Look at this series: 4, 7, 25, 10, __ , 20, 16, 19.
Which number should fill the blank?
13
15
20
28
In the first series, number increments by 3, and the number appears in the 1,2,4,5,7 positions. Series starts with 4. Numbers in this series are 4,7,10,13,16,19
In the second series, the number appears at a multiple of 3 positions. i.e. 3,6,9 ..and it decreases by 5. Starting with 25. So the numbers in this series are 25,20,15 etc.
Combining them together, series becomes 4,7,25,10,13,20,16,19
This kind of series is also known as skip number series and are at times confusing to solve but not very difficult.
Your answer is A.)13
Two series alternate here.
In the first series, 3 is added to each number to arrive at the next.
4, 7, 10 , __ , 16, 19
In the second series, 5 is subtracted from each number to arrive at the next.
25 , 20 ...
Your number is in the first series.
So you have to add 3 to 10
13
To find the missing number in the series, let's analyze the pattern:
The series alternates between two sections:
- The first section consists of the numbers 4, 25, __, and 16.
- The second section consists of the numbers 7, 10, 20, and 19.
In the first section, the pattern seems to be that each number is multiplied by the next number in the series:
4 * 7 = 28
25 * __ = 28
To find the missing number, we can divide 28 by 25:
28 / 25 = 1.12
So the missing number is approximately 1.12.
Now let's look at the second section:
7 + 3 = 10
10 * 2 = 20
20 - 1 = 19
It appears that the pattern in the second section is as follows:
7 + 3 = 10
10 * 2 = 20
20 - 1 = 19
Therefore, the missing number fits the pattern in the second section, and it should be the next number in the sequence:
19 + 3 = 22
So the missing number is 22.
Out of the given options, the number that should fill the blank is not provided.
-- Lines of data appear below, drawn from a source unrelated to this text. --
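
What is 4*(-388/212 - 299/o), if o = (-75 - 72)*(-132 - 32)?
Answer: -2354323/319431 ≈ -7.3704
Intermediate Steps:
o = 24108 (o = -147*(-164) = 24108)
4*(-388/212 - 299/o) = 4*(-388/212 - 299/24108) = 4*(-388*1/212 - 299*1/24108) = 4*(-97/53 - 299/24108) = 4*(-2354323/1277724) = -2354323/319431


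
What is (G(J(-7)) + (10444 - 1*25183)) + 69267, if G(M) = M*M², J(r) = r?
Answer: 54185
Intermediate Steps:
G(M) = M³
(G(J(-7)) + (10444 - 1*25183)) + 69267 = ((-7)³ + (10444 - 1*25183)) + 69267 = (-343 + (10444 - 25183)) + 69267 = (-343 - 14739) + 69267 = -15082 + 69267 = 54185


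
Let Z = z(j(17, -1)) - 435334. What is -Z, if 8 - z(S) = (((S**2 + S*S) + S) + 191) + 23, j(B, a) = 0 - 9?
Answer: 435693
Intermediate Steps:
j(B, a) = -9
z(S) = -206 - S - 2*S**2 (z(S) = 8 - ((((S**2 + S*S) + S) + 191) + 23) = 8 - ((((S**2 + S**2) + S) + 191) + 23) = 8 - (((2*S**2 + S) + 191) + 23) = 8 - (((S + 2*S**2) + 191) + 23) = 8 - ((191 + S + 2*S**2) + 23) = 8 - (214 + S + 2*S**2) = 8 + (-214 - S - 2*S**2) = -206 - S - 2*S**2)
Z = -435693 (Z = (-206 - 1*(-9) - 2*(-9)**2) - 435334 = (-206 + 9 - 2*81) - 435334 = (-206 + 9 - 162) - 435334 = -359 - 435334 = -435693)
-Z = -1*(-435693) = 435693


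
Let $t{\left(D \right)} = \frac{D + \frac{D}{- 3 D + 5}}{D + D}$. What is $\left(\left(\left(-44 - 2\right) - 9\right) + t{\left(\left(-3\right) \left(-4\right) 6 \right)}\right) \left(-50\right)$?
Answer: $\frac{575000}{211} \approx 2725.1$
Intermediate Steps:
$t{\left(D \right)} = \frac{D + \frac{D}{5 - 3 D}}{2 D}$
$\left(\left(\left(-44 - 2\right) - 9\right) + t{\left(\left(-3\right) \left(-4\right) 6 \right)}\right) \left(-50\right) = \left(\left(\left(-44 - 2\right) - 9\right) + \frac{3 \left(-2 + \left(-3\right) \left(-4\right) 6\right)}{2 \left(-5 + 3 \left(-3\right) \left(-4\right) 6\right)}\right) \left(-50\right) = \left(\left(-46 - 9\right) + \frac{3 \left(-2 + 12 \cdot 6\right)}{2 \left(-5 + 3 \cdot 12 \cdot 6\right)}\right) \left(-50\right) = \left(-55 + \frac{3 \left(-2 + 72\right)}{2 \left(-5 + 3 \cdot 72\right)}\right) \left(-50\right) = \left(-55 + \frac{3}{2} \frac{1}{-5 + 216} \cdot 70\right) \left(-50\right) = \left(-55 + \frac{3}{2} \cdot \frac{1}{211} \cdot 70\right) \left(-50\right) = \left(-55 + \frac{105}{211}\right) \left(-50\right) = \left(- \frac{11500}{211}\right) \left(-50\right) = \frac{575000}{211}$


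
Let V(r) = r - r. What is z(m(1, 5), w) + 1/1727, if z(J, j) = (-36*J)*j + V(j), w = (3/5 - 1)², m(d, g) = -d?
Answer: 248713/43175 ≈ 5.7606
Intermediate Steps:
V(r) = 0
w = 4/25 (w = (3*(⅕) - 1)² = (⅗ - 1)² = (-⅖)² = 4/25 ≈ 0.16000)
z(J, j) = -36*J*j (z(J, j) = (-36*J)*j + 0 = -36*J*j + 0 = -36*J*j)
z(m(1, 5), w) + 1/1727 = -36*(-1*1)*4/25 + 1/1727 = -36*(-1)*4/25 + 1/1727 = 144/25 + 1/1727 = 248713/43175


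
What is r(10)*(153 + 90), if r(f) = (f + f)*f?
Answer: 48600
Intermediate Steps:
r(f) = 2*f**2 (r(f) = (2*f)*f = 2*f**2)
r(10)*(153 + 90) = (2*10**2)*(153 + 90) = (2*100)*243 = 200*243 = 48600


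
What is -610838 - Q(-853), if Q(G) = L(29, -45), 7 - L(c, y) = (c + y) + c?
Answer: -610832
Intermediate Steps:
L(c, y) = 7 - y - 2*c (L(c, y) = 7 - ((c + y) + c) = 7 - (y + 2*c) = 7 + (-y - 2*c) = 7 - y - 2*c)
Q(G) = -6 (Q(G) = 7 - 1*(-45) - 2*29 = 7 + 45 - 58 = -6)
-610838 - Q(-853) = -610838 - 1*(-6) = -610838 + 6 = -610832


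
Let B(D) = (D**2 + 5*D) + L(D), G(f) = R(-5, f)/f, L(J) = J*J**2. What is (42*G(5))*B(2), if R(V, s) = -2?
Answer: -1848/5 ≈ -369.60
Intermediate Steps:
L(J) = J**3
G(f) = -2/f
B(D) = D**2 + D**3 + 5*D (B(D) = (D**2 + 5*D) + D**3 = D**2 + D**3 + 5*D)
(42*G(5))*B(2) = (42*(-2/5))*(2*(5 + 2 + 2**2)) = (42*(-2*1/5))*(2*(5 + 2 + 4)) = (42*(-2/5))*(2*11) = -84/5*22 = -1848/5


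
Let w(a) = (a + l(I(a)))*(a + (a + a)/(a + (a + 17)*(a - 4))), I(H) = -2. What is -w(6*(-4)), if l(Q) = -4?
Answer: -29232/43 ≈ -679.81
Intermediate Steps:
w(a) = (-4 + a)*(a + 2*a/(a + (-4 + a)*(17 + a))) (w(a) = (a - 4)*(a + (a + a)/(a + (a + 17)*(a - 4))) = (-4 + a)*(a + (2*a)/(a + (17 + a)*(-4 + a))) = (-4 + a)*(a + (2*a)/(a + (-4 + a)*(17 + a))) = (-4 + a)*(a + 2*a/(a + (-4 + a)*(17 + a))))
-w(6*(-4)) = -6*(-4)*(264 + (6*(-4))³ - 732*(-4) + 10*(6*(-4))²)/(-68 + (6*(-4))² + 14*(6*(-4))) = -(-24)*(264 + (-24)³ - 122*(-24) + 10*(-24)²)/(-68 + (-24)² + 14*(-24)) = -(-24)*(264 - 13824 + 2928 + 10*576)/(-68 + 576 - 336) = -(-24)*(264 - 13824 + 2928 + 5760)/172 = -(-24)*(-4872)/172 = -1*29232/43 = -29232/43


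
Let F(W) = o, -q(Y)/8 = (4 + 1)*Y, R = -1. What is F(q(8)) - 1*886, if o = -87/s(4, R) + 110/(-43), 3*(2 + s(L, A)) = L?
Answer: -65193/86 ≈ -758.06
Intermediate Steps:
s(L, A) = -2 + L/3
q(Y) = -40*Y (q(Y) = -8*(4 + 1)*Y = -40*Y)
o = 11003/86 (o = -87/(-2 + (1/3)*4) + 110/(-43) = -87/(-2 + 4/3) + 110*(-1/43) = -87/(-2/3) - 110/43 = -87*(-3/2) - 110/43 = 261/2 - 110/43 = 11003/86 ≈ 127.94)
F(W) = 11003/86
F(q(8)) - 1*886 = 11003/86 - 1*886 = 11003/86 - 886 = -65193/86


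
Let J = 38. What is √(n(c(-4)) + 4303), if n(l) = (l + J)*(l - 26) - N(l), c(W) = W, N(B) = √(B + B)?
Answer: √(3283 - 2*I*√2) ≈ 57.297 - 0.0247*I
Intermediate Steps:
N(B) = √2*√B (N(B) = √(2*B) = √2*√B)
n(l) = (-26 + l)*(38 + l) - √2*√l (n(l) = (l + 38)*(l - 26) - √2*√l = (38 + l)*(-26 + l) - √2*√l = (-26 + l)*(38 + l) - √2*√l)
√(n(c(-4)) + 4303) = √((-988 + (-4)² + 12*(-4) - √2*√(-4)) + 4303) = √((-988 + 16 - 48 - √2*2*I) + 4303) = √((-988 + 16 - 48 - 2*I*√2) + 4303) = √((-1020 - 2*I*√2) + 4303) = √(3283 - 2*I*√2)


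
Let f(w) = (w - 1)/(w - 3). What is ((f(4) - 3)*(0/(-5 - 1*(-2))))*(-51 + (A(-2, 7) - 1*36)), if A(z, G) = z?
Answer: 0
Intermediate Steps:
f(w) = (-1 + w)/(-3 + w)
((f(4) - 3)*(0/(-5 - 1*(-2))))*(-51 + (A(-2, 7) - 1*36)) = (((-1 + 4)/(-3 + 4) - 3)*(0/(-5 - 1*(-2))))*(-51 + (-2 - 1*36)) = ((3/1 - 3)*(0/(-5 + 2)))*(-51 + (-2 - 36)) = ((1*3 - 3)*(0/(-3)))*(-51 - 38) = ((3 - 3)*(0*(-⅓)))*(-89) = (0*0)*(-89) = 0*(-89) = 0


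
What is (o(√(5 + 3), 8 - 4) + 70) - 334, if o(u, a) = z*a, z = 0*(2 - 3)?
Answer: -264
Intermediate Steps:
z = 0 (z = 0*(-1) = 0)
o(u, a) = 0 (o(u, a) = 0*a = 0)
(o(√(5 + 3), 8 - 4) + 70) - 334 = (0 + 70) - 334 = 70 - 334 = -264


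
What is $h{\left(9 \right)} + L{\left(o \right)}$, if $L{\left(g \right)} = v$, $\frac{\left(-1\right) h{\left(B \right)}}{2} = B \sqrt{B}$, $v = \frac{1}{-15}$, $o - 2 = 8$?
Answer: $- \frac{811}{15} \approx -54.067$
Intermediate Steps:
$o = 10$ ($o = 2 + 8 = 10$)
$v = - \frac{1}{15} \approx -0.066667$
$h{\left(B \right)} = - 2 B^{\frac{3}{2}}$ ($h{\left(B \right)} = - 2 B \sqrt{B} = - 2 B^{\frac{3}{2}}$)
$L{\left(g \right)} = - \frac{1}{15}$
$h{\left(9 \right)} + L{\left(o \right)} = - 2 \cdot 9^{\frac{3}{2}} - \frac{1}{15} = \left(-2\right) 27 - \frac{1}{15} = -54 - \frac{1}{15} = - \frac{811}{15}$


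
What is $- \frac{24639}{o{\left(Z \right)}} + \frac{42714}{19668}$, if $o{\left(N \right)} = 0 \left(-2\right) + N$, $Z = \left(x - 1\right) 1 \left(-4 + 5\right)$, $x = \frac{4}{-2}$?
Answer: $\frac{26929333}{3278} \approx 8215.2$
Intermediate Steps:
$x = -2$ ($x = 4 \left(- \frac{1}{2}\right) = -2$)
$Z = -3$ ($Z = \left(-2 - 1\right) 1 \left(-4 + 5\right) = - 3 \cdot 1 \cdot 1 = \left(-3\right) 1 = -3$)
$o{\left(N \right)} = N$ ($o{\left(N \right)} = 0 + N = N$)
$- \frac{24639}{o{\left(Z \right)}} + \frac{42714}{19668} = - \frac{24639}{-3} + \frac{42714}{19668} = \left(-24639\right) \left(- \frac{1}{3}\right) + 42714 \cdot \frac{1}{19668} = 8213 + \frac{7119}{3278} = \frac{26929333}{3278}$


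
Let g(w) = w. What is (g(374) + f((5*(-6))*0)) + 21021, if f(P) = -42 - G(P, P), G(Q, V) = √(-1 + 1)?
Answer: 21353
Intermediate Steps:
G(Q, V) = 0 (G(Q, V) = √0 = 0)
f(P) = -42 (f(P) = -42 - 1*0 = -42 + 0 = -42)
(g(374) + f((5*(-6))*0)) + 21021 = (374 - 42) + 21021 = 332 + 21021 = 21353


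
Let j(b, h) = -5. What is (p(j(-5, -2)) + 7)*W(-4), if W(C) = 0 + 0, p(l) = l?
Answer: 0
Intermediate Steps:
W(C) = 0
(p(j(-5, -2)) + 7)*W(-4) = (-5 + 7)*0 = 2*0 = 0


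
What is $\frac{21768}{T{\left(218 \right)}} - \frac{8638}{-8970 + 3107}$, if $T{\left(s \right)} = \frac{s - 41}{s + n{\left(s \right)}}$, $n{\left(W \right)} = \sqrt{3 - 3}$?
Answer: $\frac{9274649946}{345917} \approx 26812.0$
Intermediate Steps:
$n{\left(W \right)} = 0$ ($n{\left(W \right)} = \sqrt{0} = 0$)
$T{\left(s \right)} = \frac{-41 + s}{s}$ ($T{\left(s \right)} = \frac{s - 41}{s + 0} = \frac{-41 + s}{s}$)
$\frac{21768}{T{\left(218 \right)}} - \frac{8638}{-8970 + 3107} = \frac{21768}{\frac{1}{218} \left(-41 + 218\right)} - \frac{8638}{-8970 + 3107} = \frac{21768}{\frac{1}{218} \cdot 177} - \frac{8638}{-5863} = \frac{21768}{\frac{177}{218}} - - \frac{8638}{5863} = 21768 \cdot \frac{218}{177} + \frac{8638}{5863} = \frac{1581808}{59} + \frac{8638}{5863} = \frac{9274649946}{345917}$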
Please check again or provide the correct options.
To find the missing number in the series, let's analyze the pattern.
Looking at the given series: 4, 7, 25, 10, __, 20, 16, 19.
At first glance, there doesn't seem to be an obvious mathematical pattern. However, let's break down the series into smaller segments:
Segment 1: 4, 7
The difference between 7 and 4 is 3.
Segment 2: 25, 10
The difference between 10 and 25 is 15.
Segment 3: __, 20
The difference between 20 and the missing number is unknown.
Segment 4: 16, 19
The difference between 19 and 16 is 3.
Observing the differences between the numbers in each segment (3, 15, __, 3), we see that they are not following a consistent pattern. Therefore, we cannot determine the missing number based on a direct arithmetic progression.
Instead, let's consider other possible patterns or relationships between the numbers. Looking at the numbers individually, we can see that:
4 is a perfect square (2^2)
7 does not seem to follow any specific pattern
25 is a perfect square (5^2)
10 can be written as the sum of the digits of 25 (2 + 5 = 7)
20 does not seem to follow any specific pattern
16 is a perfect square (4^2)
19 can be written as the difference between 25 and 6 (25 - 6 = 19)
Based on the above observations, it seems that the missing number could be related to the concept of perfect squares. Therefore, let's check the options:
13 is not a perfect square
15 is not a perfect square
20 is a perfect square (4^2)
28 is not a perfect square
Out of the provided options, 20 is the only number that can be considered as a perfect square.
So, the number that should fill the blank in the series is 20.